Macrotech Developers looking to enter Bengaluru

Macrotech Developers (formerly Lodha Developers) is looking to enter the fast-growing Bengaluru market to tap the huge property demand from IT employees in Bengaluru. Just last week, Godrej Properties had also announced an expansion into Bengaluru. Macrotech plans to grow its annual sales bookings 3-fold to Rs.20,000 crore by FY26. With debt pruned post the IPO and the balance sheet stronger, Macrotech finds it the right time to make its Southern foray. It is targeting sales bookings of Rs.9,000 crore for FY22.

Tata Steel To Focus on Iron ore production

Tata Steel will focus on enhancing its iron ore production from 30 MTPA to 45 MTPA over the next 5 years. Currently, its 30 MTPA is spread across its captive mines located in Noamundi block in Jharkhand and in Katamati, Joda and Khondbond blocks in Odisha. These will cater to the steel plants of Tata Steel located at Jamshedpur and Kalinganagar. Tata Steel started its iron ore mining operations at Noamundi in 1925. This expansion of capacity by 50% will give them a more assured supply of iron ore plus control over costs.
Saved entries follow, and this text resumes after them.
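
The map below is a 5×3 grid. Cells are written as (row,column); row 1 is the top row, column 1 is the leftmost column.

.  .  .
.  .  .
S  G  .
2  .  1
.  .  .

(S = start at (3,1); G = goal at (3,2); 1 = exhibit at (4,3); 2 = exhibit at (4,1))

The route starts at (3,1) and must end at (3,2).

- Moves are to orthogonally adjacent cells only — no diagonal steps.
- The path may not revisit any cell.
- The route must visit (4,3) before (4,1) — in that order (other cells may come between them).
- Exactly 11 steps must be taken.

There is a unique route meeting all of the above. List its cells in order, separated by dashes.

The waypoints must appear in the order (4,3), (4,1), with no cell reused.
Route from (3,1): up to (2,1), 2× right (reaching (2,3)), 3× down (reaching (5,3)), 2× left (reaching (5,1)), up to (4,1), right to (4,2), up to (3,2) — 11 moves in all.
Check: order respected (1 at step 5, 2 at step 9); 11 moves as required.

(3,1) - (2,1) - (2,2) - (2,3) - (3,3) - (4,3) - (5,3) - (5,2) - (5,1) - (4,1) - (4,2) - (3,2)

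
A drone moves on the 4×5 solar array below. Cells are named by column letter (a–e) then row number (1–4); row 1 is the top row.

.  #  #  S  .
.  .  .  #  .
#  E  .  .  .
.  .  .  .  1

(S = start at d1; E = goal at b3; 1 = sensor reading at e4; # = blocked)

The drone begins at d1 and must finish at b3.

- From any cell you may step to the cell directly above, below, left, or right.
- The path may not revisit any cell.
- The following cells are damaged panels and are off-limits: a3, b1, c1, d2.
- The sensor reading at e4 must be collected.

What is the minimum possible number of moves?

Any route passes through e4 somewhere between d1 and b3. Summing Manhattan distances along the two legs (d1 → e4 → b3) gives a lower bound of 4 + 4 = 8 moves.
A route of 8 moves achieves this: d1 → e1 → e2 → e3 → e4 → d4 → d3 → c3 → b3.
Since 8 matches the lower bound, it is optimal.

8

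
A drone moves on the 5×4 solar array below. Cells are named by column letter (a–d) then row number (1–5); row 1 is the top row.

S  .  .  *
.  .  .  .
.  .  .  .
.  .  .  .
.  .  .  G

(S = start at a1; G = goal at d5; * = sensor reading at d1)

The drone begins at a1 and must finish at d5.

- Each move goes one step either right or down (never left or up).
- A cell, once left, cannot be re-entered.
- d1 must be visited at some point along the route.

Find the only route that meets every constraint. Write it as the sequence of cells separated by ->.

Moves only go right or down, so the column and row indices never decrease.
Route from a1: 3× right (reaching d1), 4× down (reaching d5) — 7 moves in all.
Check: all required cells visited.

a1 -> b1 -> c1 -> d1 -> d2 -> d3 -> d4 -> d5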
FPI Pumps Rs. 5319 Cr In Indian Market

Foreign portfolio investors pumped in Rs.5,319 crore into Indian capital markets in November, but it is the sub-text that is a lot more revealing. FPIs were net investors in equities to the tune of Rs.1,400 crore and in debt to the tune of Rs.3,919 crore. However, it is the Rs.1,400 crore FPI flows into equities that is of interest. It comprises of secondary market outflows of Rs.25,919 crore and IPO inflows of Rs.27,319 crore. FPIs were major sellers in banks. FPIs are likely to be influenced by the spread of the COVID variant.